Green Groups Sue USDA to Stop Bio-Pharm Planting
WASHINGTON - A coalition of environmental groups and consumer advocates sued the U.S. Agriculture Department in federal court yesterday to try and halt the experimental planting of biotech crops engineered to make medicine.
Environmentalists, consumer advocates and food industry groups have urged the USDA to impose stricter regulations on pharmaceutical crops, fearing the unapproved plants could accidentally slip into the food supply.
Biotech companies like Dow Chemical Co. and Monsanto Co. are experimenting with corn, soybeans, tobacco, rice and sugar crops as a cheaper way to mass produce medicines to treat a range of human ailments.

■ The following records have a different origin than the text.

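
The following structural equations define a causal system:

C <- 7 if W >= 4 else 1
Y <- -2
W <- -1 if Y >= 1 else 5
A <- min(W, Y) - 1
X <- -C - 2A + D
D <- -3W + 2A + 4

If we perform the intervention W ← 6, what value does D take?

Under do(W=6), the mechanism W <- -1 if Y >= 1 else 5 is discarded; W is fixed at 6.
A = min(W, Y) - 1  [with W=6, Y=-2]  = -3
D = -3W + 2A + 4  [with W=6, A=-3]  = -20

-20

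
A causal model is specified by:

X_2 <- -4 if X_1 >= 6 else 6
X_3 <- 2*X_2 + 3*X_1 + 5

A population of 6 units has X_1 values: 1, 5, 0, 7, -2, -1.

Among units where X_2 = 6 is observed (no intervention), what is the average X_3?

18.8

Conditioning on X_2=6 selects the 5 unit(s) with X_1 ∈ {1, 5, 0, -2, -1}. Their X_3 values: 20, 32, 17, 11, 14. Mean = 18.8.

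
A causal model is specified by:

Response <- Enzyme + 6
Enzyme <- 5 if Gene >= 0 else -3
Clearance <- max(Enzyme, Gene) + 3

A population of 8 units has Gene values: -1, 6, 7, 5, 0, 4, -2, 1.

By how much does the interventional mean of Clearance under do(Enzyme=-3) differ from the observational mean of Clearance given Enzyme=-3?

Every unit gets Enzyme=-3 under the intervention. Clearance values become 2, 9, 10, 8, 3, 7, 1, 4; E[Clearance|do(Enzyme=-3)] = 5.5.
Observing Enzyme=-3 restricts to units where Enzyme's equation naturally yields -3: Gene ∈ {-1, -2}. In that subpopulation Clearance = 2, 1, mean 1.5.
Difference = 5.5 − 1.5 = 4.

4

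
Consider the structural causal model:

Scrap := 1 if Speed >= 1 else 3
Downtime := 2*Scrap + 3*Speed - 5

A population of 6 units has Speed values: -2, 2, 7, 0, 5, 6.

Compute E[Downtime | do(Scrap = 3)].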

The coalition, which includes Friends of the Earth and Center for Food Safety, accused the USDA of allowing the experimental crops to be planted in open fields without assessing the risk to other crops, wildlife and humans.
The lawsuit was filed in a federal district court in Hawaii, one of the top producing states of pharmaceutical crops.
\"The existing regulatory system merely assumes that growing these crops is harmless, even in places where they can contaminate the environment and get into the food supply,\" said Joseph Mendelson, legal director for Center for Food Safety.
A USDA spokesman would not comment on the lawsuit.
The biotech industry said USDA\'s regulatory system was effective. \"This lawsuit can only serve to impede the potential medical benefits of the technology,\" said Lisa Dry, spokeswoman of the Biotechnology Industry Organization.
Before field testing pharmaceutical crops, biotech companies must obtain a USDA permit that sets strict planting requirements to minimize environmental risks. This includes planting experimental crops at certain distances away from other crops and cleaning farm equipment.
In March, the USDA imposed tougher rules on planting industrial and pharmaceutical crops after a Texas biotech firm was accused of accidentally contaminating other crops. Privately held ProdiGene Inc. last year agreed to pay about $3 million to settle the matter.